Przepraszam, ale od kiedy jesteś w sieci? Od wczoraj?
Obrazek użytkownika Ellenai

Ellenai
Jakie ckliwe? Co ckliwego niby napisałam? Zacytowałam Ciebie samego i zapytałam od kiedy jesteś w sieci,  skoro musisz dopytywac o to, co Nurni mógł przez 13 lat napisac na interesujący Ciebie temat.

Czy Ty w ogóle potrafisz rozmawiac bez napastliwości?
Jeśli nie, to lepiej dajmy temu spokój.
Obrazek użytkownika Fafnir

Fafnir
(czy to jest napastliwość, chyba nie) za informacje (linki, wskazówki, tropy) o tekstach nurniego poświęconych losowi Polaków na Wschodzie. Otrzymałem ogólniki. Niemniej jednak moja wdzięczność wciąż jest do wzięcia...
Obrazek użytkownika Ellenai

Ellenai
Nie otrzymałeś żadnych ogólników, a jedynie informację o tym, że Nurni pisze od 13 lat w sieci i jeśli ktoś chce mieć jakieś zarzuty wobec niego, to powinien być trochę lepiej zorientowany w kwestii tego, co przez te 13 lat napisał. Nikt tu nie będzie się bawił z Tobą w podtykanie Ci linków i udowadnianie Ci, że jesteś niedoinformowany. W takie zabawy baw się sam.
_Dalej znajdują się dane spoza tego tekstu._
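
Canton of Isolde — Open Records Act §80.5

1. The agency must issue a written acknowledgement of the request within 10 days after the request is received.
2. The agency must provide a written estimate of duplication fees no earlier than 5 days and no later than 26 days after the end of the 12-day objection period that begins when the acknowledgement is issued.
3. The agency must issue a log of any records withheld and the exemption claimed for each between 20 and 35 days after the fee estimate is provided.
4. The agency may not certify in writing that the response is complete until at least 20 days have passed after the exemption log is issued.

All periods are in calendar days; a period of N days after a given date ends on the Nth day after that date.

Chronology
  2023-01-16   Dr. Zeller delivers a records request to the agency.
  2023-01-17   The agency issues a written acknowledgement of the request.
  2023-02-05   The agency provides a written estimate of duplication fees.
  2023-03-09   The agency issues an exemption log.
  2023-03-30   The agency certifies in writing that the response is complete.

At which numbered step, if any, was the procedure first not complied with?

Step 1 — counting 10 days from 2023-01-16 (when the request is received) gives a deadline of 2023-01-26; 2023-01-17 is within that limit.
Step 2 — 5 and 26 days from 2023-01-29 (end of the 12-day objection period, which began when the acknowledgement is issued on 2023-01-17) are 2023-02-03 and 2023-02-24 respectively; done 2023-02-05 — within the window.
Step 3 — 20 and 35 days from 2023-02-05 (when the fee estimate is provided) are 2023-02-25 and 2023-03-12 respectively; done 2023-03-09, which is between those dates.
Step 4 — must wait 20 days from 2023-03-09 (when the exemption log is issued), so not before 2023-03-29; done 2023-03-30 — permitted.

None — every step was satisfied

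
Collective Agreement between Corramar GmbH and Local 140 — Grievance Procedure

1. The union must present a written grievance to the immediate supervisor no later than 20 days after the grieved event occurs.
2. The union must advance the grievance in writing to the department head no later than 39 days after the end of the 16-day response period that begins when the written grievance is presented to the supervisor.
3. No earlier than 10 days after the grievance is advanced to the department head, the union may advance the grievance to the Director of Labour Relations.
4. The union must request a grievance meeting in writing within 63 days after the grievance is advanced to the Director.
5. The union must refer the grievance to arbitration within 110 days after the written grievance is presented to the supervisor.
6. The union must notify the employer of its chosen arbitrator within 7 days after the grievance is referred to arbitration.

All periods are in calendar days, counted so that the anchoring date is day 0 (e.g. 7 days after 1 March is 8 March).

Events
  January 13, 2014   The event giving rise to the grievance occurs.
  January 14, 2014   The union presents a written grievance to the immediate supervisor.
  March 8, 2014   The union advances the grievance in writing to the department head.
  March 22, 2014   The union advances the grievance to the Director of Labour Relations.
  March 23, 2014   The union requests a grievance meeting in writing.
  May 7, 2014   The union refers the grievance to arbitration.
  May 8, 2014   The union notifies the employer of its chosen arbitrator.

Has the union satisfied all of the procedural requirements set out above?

No

(1) due by January 13, 2014 + 20 days = February 2, 2014; done January 14, 2014 — timely.
(2) due by January 30, 2014 + 39 days = March 10, 2014; done March 8, 2014 — timely.
(3) permitted from March 8, 2014 + 10 days = March 18, 2014 onward; done March 22, 2014 — permitted.
(4) due by March 22, 2014 + 63 days = May 24, 2014; March 23, 2014 is within that limit.
(5) due by January 14, 2014 + 110 days = May 4, 2014; May 7, 2014 misses that deadline by 3 days.
The analysis stops there.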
Wystarczy. Już za dużo czasu zająłeś mi kompletnie bezproduktywnie.

B/O




 
Obrazek użytkownika max

max
Bardzo cenne i ciekawe spostrzeżenia, szczególnie gdy zestawione z relacjami naszych mediów i reakcjami opinii publicznej na bieżące wydarzenia.

pozdrawiam

"Cave me, Domine, ab amico, ab inimico vero me ipse cavebo."
Obrazek użytkownika nurni

nurni
Tytuł wątku w którym widze i słówko "niepoprawnie" zdaje się sugerować że mamy oto do czynienia z treściami niepopularnymi, stojacymi w opozycji do, nie wiem, głównego nurtu.

Mam jednak dziwną pewność że ten "niepoprawny"  (juz abstrahując od użytych w nim sztuczek) tekst mógłby spokojnie pojawić się w rosyjskiej prasie. Tak "niepoprawnej" że dziś po prostu pełnej opisów krzywd wszelkich nacji zamieszkujących Ukraine.

A tak. Takie to dziś dziwy że najbardziej niepoprawna prasa na świecie, przypadkiem kontrolowana przez równie niepoprawnego pułkownika Putina, epatuje dziś opisami jak to Ukraińcy mają mnóstwo za uszami.

Szkoda że swej opowieści nie wkleiła Pani wówczas gdy na Ukrainie stały jeszcze wszystkie pominiki Lenina. Wszak to nie jest opowieść z wczoraj.

Nie rozumiem jaki imperatyw Panią kierował,, czytam że "niepoprawny",  i domniemuje że w czasach gdy Lenin miał się na Ukrainie pionowo (czyli dobrze) nie znalazła Pani żadnego miejsca w sieci na swą (na swój sposób ciekawą) opowieść.
Obrazek użytkownika Signa

Signa
poziom agresji w dyskusji, który prezentuje Pan w tym wątku, zwalnia mnie od obowiązku jakiejkolwiek odpowiedzi.